Beitrag von Wasteland »

In meinen Augen klar nicht schuldig.
Kennedy2610

Re: Terror nach Ferdinand von Schirach

Beitrag von Kennedy2610 »

Brainiac hat geschrieben:(17 Oct 2016, 22:26)

Die Würde des Menschen ist unantastbar, sagt unser Grundgesetz. Das bedeutet, der Staat darf nicht Leben gegen Leben aufwiegen, das eine für wichtiger, erhaltenswerter als das andere erklären. Egal, um welche Anzahlen es jeweils geht.

Damit kann es keine offizielle Rechtssprechung geben, die die Tat des Piloten straffrei stellt. Es kann auch keine geben, die ihn strafbar macht. Solche Fälle liegen ausserhalb unseres Rechtssystems.

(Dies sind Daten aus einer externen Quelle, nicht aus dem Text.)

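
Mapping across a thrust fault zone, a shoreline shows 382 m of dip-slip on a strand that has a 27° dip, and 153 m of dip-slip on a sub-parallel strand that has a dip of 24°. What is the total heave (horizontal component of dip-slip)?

480 m

heave_A = 382 × cos(27°) = 340.4 m
heave_B = 153 × cos(24°) = 139.8 m
total = 340.4 + 139.8 = 480 m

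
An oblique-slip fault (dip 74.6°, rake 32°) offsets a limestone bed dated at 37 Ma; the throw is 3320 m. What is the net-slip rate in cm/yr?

dip-slip = throw / sin(dip) = 3320 / sin(74.6°) = 3444 m
net slip = dip-slip / sin(rake) = 3444 / sin(32°) = 6498 m
rate = 6498 m / 37 Ma = 0.000176 m/yr = 0.0176 cm/yr

0.0176 cm/yr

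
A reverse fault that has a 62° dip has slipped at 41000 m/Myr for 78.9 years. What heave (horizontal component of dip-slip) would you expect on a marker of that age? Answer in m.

dip-slip = rate × time = 41000 m/Myr × 78.9 years = 3.235 m
heave = dip-slip × cos(dip) = 3.235 × cos(62°) = 1.52 m

1.52 m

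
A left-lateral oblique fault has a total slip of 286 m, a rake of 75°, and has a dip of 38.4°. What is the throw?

dip-slip = net slip × sin(rake) = 286 m × sin(75°) = 276.3 m
throw = dip-slip × sin(dip) = 276.3 × sin(38.4°) = 172 m

172 m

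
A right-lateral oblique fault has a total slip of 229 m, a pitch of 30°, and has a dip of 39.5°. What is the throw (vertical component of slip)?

dip-slip = net slip × sin(rake) = 229 m × sin(30°) = 114.5 m
throw = dip-slip × sin(dip) = 114.5 × sin(39.5°) = 72.8 m

72.8 m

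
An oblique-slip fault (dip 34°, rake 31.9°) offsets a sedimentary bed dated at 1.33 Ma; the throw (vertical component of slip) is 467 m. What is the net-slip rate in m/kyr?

1.19 m/kyr

dip-slip = throw / sin(dip) = 467 / sin(34°) = 835.1 m
net slip = dip-slip / sin(rake) = 835.1 / sin(31.9°) = 1580 m
rate = 1580 m / 1.33 Ma = 0.00119 m/yr = 1.19 m/kyr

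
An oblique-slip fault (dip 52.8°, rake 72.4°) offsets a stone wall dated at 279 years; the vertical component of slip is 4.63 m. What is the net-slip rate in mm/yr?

21.9 mm/yr

dip-slip = throw / sin(dip) = 4.63 / sin(52.8°) = 5.813 m
net slip = dip-slip / sin(rake) = 5.813 / sin(72.4°) = 6.098 m
rate = 6.098 m / 279 years = 0.0219 m/yr = 21.9 mm/yr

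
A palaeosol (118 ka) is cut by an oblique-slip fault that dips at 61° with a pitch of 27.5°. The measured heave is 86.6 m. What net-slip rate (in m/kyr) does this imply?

3.28 m/kyr

dip-slip = heave / cos(dip) = 86.6 / cos(61°) = 178.6 m
net slip = dip-slip / sin(rake) = 178.6 / sin(27.5°) = 386.8 m
rate = 386.8 m / 118 ka = 0.00328 m/yr = 3.28 m/kyr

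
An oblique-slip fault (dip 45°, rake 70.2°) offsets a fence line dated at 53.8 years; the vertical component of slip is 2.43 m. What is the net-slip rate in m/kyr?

67.9 m/kyr

dip-slip = throw / sin(dip) = 2.43 / sin(45°) = 3.437 m
net slip = dip-slip / sin(rake) = 3.437 / sin(70.2°) = 3.652 m
rate = 3.652 m / 53.8 years = 0.0679 m/yr = 67.9 m/kyr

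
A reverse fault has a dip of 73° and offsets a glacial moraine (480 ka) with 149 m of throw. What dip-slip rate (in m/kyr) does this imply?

dip-slip = throw / sin(dip) = 149 m / sin(73°) = 155.8 m
rate = 155.8 m / 480 ka = 0.000325 m/yr = 0.325 m/kyr

0.325 m/kyr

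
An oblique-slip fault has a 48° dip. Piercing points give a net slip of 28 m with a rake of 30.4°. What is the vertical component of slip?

dip-slip = net slip × sin(rake) = 28 m × sin(30.4°) = 14.17 m
throw = dip-slip × sin(dip) = 14.17 × sin(48°) = 10.5 m

10.5 m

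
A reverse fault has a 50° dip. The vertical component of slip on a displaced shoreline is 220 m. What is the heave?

185 m

heave = throw / tan(dip) = 220 / tan(50°) = 185 m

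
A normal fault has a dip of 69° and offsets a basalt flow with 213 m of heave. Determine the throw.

throw = heave × tan(dip) = 213 × tan(69°) = 555 m

555 m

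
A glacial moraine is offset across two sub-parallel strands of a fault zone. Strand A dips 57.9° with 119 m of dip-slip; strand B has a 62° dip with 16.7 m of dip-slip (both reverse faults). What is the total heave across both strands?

71.1 m

heave_A = 119 × cos(57.9°) = 63.24 m
heave_B = 16.7 × cos(62°) = 7.840 m
total = 63.24 + 7.840 = 71.1 m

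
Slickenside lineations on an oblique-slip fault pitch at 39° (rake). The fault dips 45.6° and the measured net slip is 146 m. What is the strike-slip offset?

113 m

strike-slip = net slip × cos(rake) = 146 m × cos(39°) = 113 m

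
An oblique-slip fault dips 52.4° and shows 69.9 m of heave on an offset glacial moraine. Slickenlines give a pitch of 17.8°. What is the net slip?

375 m

dip-slip = heave / cos(dip) = 69.9 / cos(52.4°) = 114.6 m
net slip = dip-slip / sin(rake) = 114.6 / sin(17.8°) = 375 m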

Das Urteil kann jeder nur persönlich/moralisch fällen.
Das heißt man könnte hier gar nicht prozessieren?

Die rein rechtliche Grundlage ist doch eindeutig. Der Staat darf nicht ein Menschenleben gegen ein anderes aufwiegen. So befand der BGH. Der Pilot hat sich rechtlich ohne Zweifel strafbar gemacht.

Die Diskussion dreht sich nun vielmehr darum ob dieses Recht richtig ist oder nicht. 86,9 % finden das Gesetz offenbar falsch.
odiug

Re: Terror nach Ferdinand von Schirach

Beitrag von odiug »

Ein zweites Argument gegen nicht-schuldig ist die Hemmschwelle fuer einen Schiessbefehl.
Wenn dieser Erteilt wird, oder wie in dem oben beschriebenen Fall, eigenmaechtig an sich gerissen wird, dann muss das Konsequenzen haben.
Gebe ich von vornherein die Absolution, dann fallen die Pauschaltouristen vom Himmel wie Fallobst.
Svi Back

Re: Terror nach Ferdinand von Schirach

Beitrag von Svi Back »

schelm hat geschrieben:(17 Oct 2016, 22:29)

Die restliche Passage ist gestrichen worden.